第76章 两枚玉佩(1 / 2)

将刘财生打发走后,明月连忙转身,走上两步,满怀歉意地对阿臧行礼道谢:“阿臧,你好!我叫伊明月,对不住,连累你了,你有没有受伤?”

阿臧一言不发,只微微摇了摇头。

明月并不介意阿臧的沉默,感激而诚恳地道:“救命之恩,永记于心,无以为报,唯有酬谢薄金,万望你收下,不然我心难安。”说完,她取出一片小小的金叶子,向阿臧奉过去。

阿臧依旧是一言不发,他看了看明月掌心中的金叶子,没有伸手去接,目光却落在明月发鬓上,一动不动地盯着。

明月忍不住心想:真是个怪人!

明月并非胆小怕事那一类女孩,以往也大大咧咧惯了,可此时被这个一言不发的“怪人”盯着看,她竟感到心里有点发毛。

尴尬中,她伸手摸摸发鬓,上面没有珠翠发饰,只插着母亲留给她的紫玉石篦梳。她只好说:“阿臧,此发饰是我娘亲遗物,寄托着我对娘亲的想念,断不能作为酬谢之礼。不如这样,若你觉得酬金不够,明日我再多带点银子过来酬谢,可好?”

阿臧突然伸手,迅速取过明月手掌心的金叶子,瓮声瓮气甩下三个字:“不必了。”话音刚落,他迈开大步离去,在经过念生身边时,他顺手提起一个横倒在地的大水桶,紧接着便健步如飞地走了。

阿臧离去后,明月的目光落在念生身上,她走过去问:“念生,何以弄得如此狼狈?”

念生哭笑不得:“还不是拜你所赐。
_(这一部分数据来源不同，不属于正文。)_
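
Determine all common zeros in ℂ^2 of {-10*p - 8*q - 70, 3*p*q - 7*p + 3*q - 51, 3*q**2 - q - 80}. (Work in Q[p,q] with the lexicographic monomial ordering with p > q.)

{(-3, -5)}

Compute a lex Gröbner basis by Buchberger's algorithm.
f_1 = -10*p - 8*q - 70, LT = p.
f_2 = 3*p*q - 7*p + 3*q - 51, LT = p*q.
f_3 = 3*q**2 - q - 80, LT = q**2.

S(f_1,f_2): lcm = p*q. S = 7/3*p + 4/5*q**2 + 6*q + 17.
  leading term p: subtract (-7/30)·f_1 from 7/3*p + 4/5*q**2 + 6*q + 17 → 4/5*q**2 + 62/15*q + 2/3
  leading term q**2: subtract (4/15)·f_3 from 4/5*q**2 + 62/15*q + 2/3 → 22/5*q + 22
  leading term q: no divisor's leading term divides it; move 22/5*q to the remainder.
  leading term 1: no divisor's leading term divides it; move 22 to the remainder.
  remainder 22/5*q + 22 ≠ 0; add h_4 = 22/5*q + 22 to the basis.

S(f_1,f_3): leading monomials are coprime, so the S-polynomial reduces to 0 (Buchberger's first criterion).
S(f_2,f_3): lcm = p*q**2. S = -2*p*q + 80/3*p + q**2 - 17*q.
  leading term p*q: subtract (1/5*q)·f_1 from -2*p*q + 80/3*p + q**2 - 17*q → 80/3*p + 13/5*q**2 - 3*q
  leading term p: subtract (-8/3)·f_1 from 80/3*p + 13/5*q**2 - 3*q → 13/5*q**2 - 73/3*q - 560/3
  leading term q**2: subtract (13/15)·f_3 from 13/5*q**2 - 73/3*q - 560/3 → -352/15*q - 352/3
  leading term q: subtract (-16/3)·h_4 from -352/15*q - 352/3 → 0
  remainder 0.

S(f_1,h_4): leading monomials are coprime, so the S-polynomial reduces to 0 (Buchberger's first criterion).
S(f_2,h_4): lcm = p*q. S = -22/3*p + q - 17.
  leading term p: subtract (11/15)·f_1 from -22/3*p + q - 17 → 103/15*q + 103/3
  leading term q: subtract (103/66)·h_4 from 103/15*q + 103/3 → 0
  remainder 0.

S(f_3,h_4): lcm = q**2. S = -16/3*q - 80/3.
  leading term q: subtract (-40/33)·h_4 from -16/3*q - 80/3 → 0
  remainder 0.

Every S-polynomial of the final basis reduces to 0, so we have a Gröbner basis.
Inter-reduce: drop elements whose leading term is divisible by another's, tail-reduce, and make monic.
Reduced Gröbner basis: {p + 3, q + 5}.

From the last basis element, q + 5 = 0, so q takes values in {-5}. Each choice, substituted upward through the basis, yields the corresponding point(s) of the solution set.
  q = -5: the earlier basis element becomes p + 3 = 0, giving p = -3 — point (-3, -5).
Each listed point satisfies every original equation (direct substitution).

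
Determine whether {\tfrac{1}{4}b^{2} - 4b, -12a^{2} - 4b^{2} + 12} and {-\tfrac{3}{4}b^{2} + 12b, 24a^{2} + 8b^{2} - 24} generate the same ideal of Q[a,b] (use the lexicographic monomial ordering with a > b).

Equality of ideals is decidable: compute both reduced Gröbner bases (unique for the ordering) and check whether they agree.
Buchberger on the first generating set:
f_1 = \tfrac{1}{4}b^{2} - 4b, LT = b^{2}.
f_2 = -12a^{2} - 4b^{2} + 12, LT = a^{2}.

S(f_1,f_2): leading monomials are coprime, so the S-polynomial reduces to 0 (Buchberger's first criterion).
Every S-polynomial of the final basis reduces to 0, so we have a Gröbner basis.
Inter-reduce: drop elements whose leading term is divisible by another's, tail-reduce, and make monic.
Reduced Gröbner basis: {a^{2} + \tfrac{16}{3}b - 1, b^{2} - 16b}.

Buchberger on the second generating set:
h_1 = -\tfrac{3}{4}b^{2} + 12b, LT = b^{2}.
h_2 = 24a^{2} + 8b^{2} - 24, LT = a^{2}.

S(h_1,h_2): leading monomials are coprime, so the S-polynomial reduces to 0 (Buchberger's first criterion).
Every S-polynomial of the final basis reduces to 0, so we have a Gröbner basis.
Inter-reduce: drop elements whose leading term is divisible by another's, tail-reduce, and make monic.
Reduced Gröbner basis: {a^{2} + \tfrac{16}{3}b - 1, b^{2} - 16b}.

The two bases agree; hence the ideals are identical.

Yes, the ideals are equal.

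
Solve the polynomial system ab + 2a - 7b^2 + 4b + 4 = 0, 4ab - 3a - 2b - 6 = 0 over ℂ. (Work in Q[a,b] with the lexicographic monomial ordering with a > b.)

{(-2, 0), (53/88 - 3*sqrt(3089)/88, 39/56 - sqrt(3089)/56), (53/88 + 3*sqrt(3089)/88, 39/56 + sqrt(3089)/56)}

Compute a lex Gröbner basis by Buchberger's algorithm.
f_1 = ab + 2a - 7b^2 + 4b + 4, LT = ab.
f_2 = 4ab - 3a - 2b - 6, LT = ab.

S(f_1,f_2): lcm = ab. S = 11/4a - 7b^2 + 9/2b + 11/2.
  leading term a: no divisor's leading term divides it; move 11/4a to the remainder.
  leading term b^2: no divisor's leading term divides it; move -7b^2 to the remainder.
  leading term b: no divisor's leading term divides it; move 9/2b to the remainder.
  leading term 1: no divisor's leading term divides it; move 11/2 to the remainder.
  remainder 11/4a - 7b^2 + 9/2b + 11/2 ≠ 0; add h_3 = 11/4a - 7b^2 + 9/2b + 11/2 to the basis.

S(f_1,h_3): lcm = ab. S = 2a + 28/11b^3 - 95/11b^2 + 2b + 4.
  leading term a: subtract (8/11)·h_3 from 2a + 28/11b^3 - 95/11b^2 + 2b + 4 → 28/11b^3 - 39/11b^2 - 14/11b
  leading term b^3: no divisor's leading term divides it; move 28/11b^3 to the remainder.
  leading term b^2: no divisor's leading term divides it; move -39/11b^2 to the remainder.
  leading term b: no divisor's leading term divides it; move -14/11b to the remainder.
  remainder 28/11b^3 - 39/11b^2 - 14/11b ≠ 0; add h_4 = 28/11b^3 - 39/11b^2 - 14/11b to the basis.

The other S-polynomials (S(f_2,h_3), S(f_1,h_4), S(f_2,h_4), S(h_3,h_4)) all reduce to 0 modulo the current basis, so we have a Gröbner basis.
Inter-reduce: drop elements whose leading term is divisible by another's, tail-reduce, and make monic.
Reduced Gröbner basis: {a - 28/11b^2 + 18/11b + 2, b^3 - 39/28b^2 - 1/2b}.

The lex basis is triangular: the last element involves only b. Solving b^3 - 39/28b^2 - 1/2b = 0 gives b ∈ {0, 39/56 - sqrt(3089)/56, 39/56 + sqrt(3089)/56}; substituting each value into the earlier elements determines the remaining variables.
  b = 0: the earlier basis element becomes a + 2 = 0, giving a = -2 — point (-2, 0).
  b = 39/56 - sqrt(3089)/56: the earlier basis element becomes a - 53/88 + 3*sqrt(3089)/88 = 0, giving a = 53/88 - 3*sqrt(3089)/88 — point (53/88 - 3*sqrt(3089)/88, 39/56 - sqrt(3089)/56).
  b = 39/56 + sqrt(3089)/56: the earlier basis element becomes a - 3*sqrt(3089)/88 - 53/88 = 0, giving a = 53/88 + 3*sqrt(3089)/88 — point (53/88 + 3*sqrt(3089)/88, 39/56 + sqrt(3089)/56).
Substituting each solution back into the original system confirms all equations vanish.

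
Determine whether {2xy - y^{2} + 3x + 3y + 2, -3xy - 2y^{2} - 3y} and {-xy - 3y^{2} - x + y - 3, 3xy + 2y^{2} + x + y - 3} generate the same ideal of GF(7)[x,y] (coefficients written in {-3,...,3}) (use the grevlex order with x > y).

No, the ideals differ.

For a fixed monomial order, each ideal has a unique reduced Gröbner basis; comparing bases decides equality.
Buchberger on the first generating set:
f_1 = 2xy - y^{2} + 3x + 3y + 2, LT = xy.
f_2 = -3xy - 2y^{2} - 3y, LT = xy.

S(f_1,f_2): lcm = xy. S = -2x - 3y + 1.
  leading term x: no divisor's leading term divides it; move -2x to the remainder.
  leading term y: no divisor's leading term divides it; move -3y to the remainder.
  leading term 1: no divisor's leading term divides it; move 1 to the remainder.
  remainder -2x - 3y + 1 ≠ 0; add g_3 = -2x - 3y + 1 to the basis.

S(f_1,g_3): lcm = xy. S = -2y^{2} - 2x + 2y + 1.
  leading term y^{2}: no divisor's leading term divides it; move -2y^{2} to the remainder.
  leading term x: subtract (1)·g_3 from -2x + 2y + 1 → -2y
  leading term y: no divisor's leading term divides it; move -2y to the remainder.
  remainder -2y^{2} - 2y ≠ 0; add g_4 = -2y^{2} - 2y to the basis.

S(f_2,g_3): lcm = xy. S = -2y^{2} - 2y.
  leading term y^{2}: subtract (1)·g_4 from -2y^{2} - 2y → 0
  remainder 0.

S(f_1,g_4): lcm = xy^{2}. S = 3y^{3} - 3xy - 2y^{2} + y.
  leading term y^{3}: subtract (2y)·g_4 from 3y^{3} - 3xy - 2y^{2} + y → -3xy + 2y^{2} + y
  leading term xy: subtract (2)·f_1 from -3xy + 2y^{2} + y → -3y^{2} + x + 2y + 3
  leading term y^{2}: subtract (-2)·g_4 from -3y^{2} + x + 2y + 3 → x - 2y + 3
  leading term x: subtract (3)·g_3 from x - 2y + 3 → 0
  remainder 0.

S(f_2,g_4): lcm = xy^{2}. S = 3y^{3} - xy + y^{2}.
  leading term y^{3}: subtract (2y)·g_4 from 3y^{3} - xy + y^{2} → -xy - 2y^{2}
  leading term xy: subtract (3)·f_1 from -xy - 2y^{2} → y^{2} - 2x - 2y + 1
  leading term y^{2}: subtract (3)·g_4 from y^{2} - 2x - 2y + 1 → -2x - 3y + 1
  leading term x: subtract (1)·g_3 from -2x - 3y + 1 → 0
  remainder 0.

S(g_3,g_4): leading monomials are coprime, so the S-polynomial reduces to 0 (Buchberger's first criterion).
Every S-polynomial of the final basis reduces to 0, so we have a Gröbner basis.
Inter-reduce: drop elements whose leading term is divisible by another's, tail-reduce, and make monic.
Reduced Gröbner basis: {y^{2} + y, x - 2y + 3}.

Buchberger on the second generating set:
h_1 = -xy - 3y^{2} - x + y - 3, LT = xy.
h_2 = 3xy + 2y^{2} + x + y - 3, LT = xy.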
”

明月讶然:“我?”

“我好好的在这里干活,你扯那块布干嘛?棚架倾倒之际,阿臧那头闷牛提着水刚好经过,为了救你,他把水桶一扔,整桶水直接就飞到我身上来了。”念生一边说着,一边去拧衣服的水。

明月尴尬地笑了,连声赔不是。

念生头也不抬,一边回道:“算了,你也不是故意为之。”一边从衣领里面取下挂在脖子上的玉佩,再从怀里取出一方湿了一大半的巾帕,轻轻地擦拭玉佩,显得异常珍爱。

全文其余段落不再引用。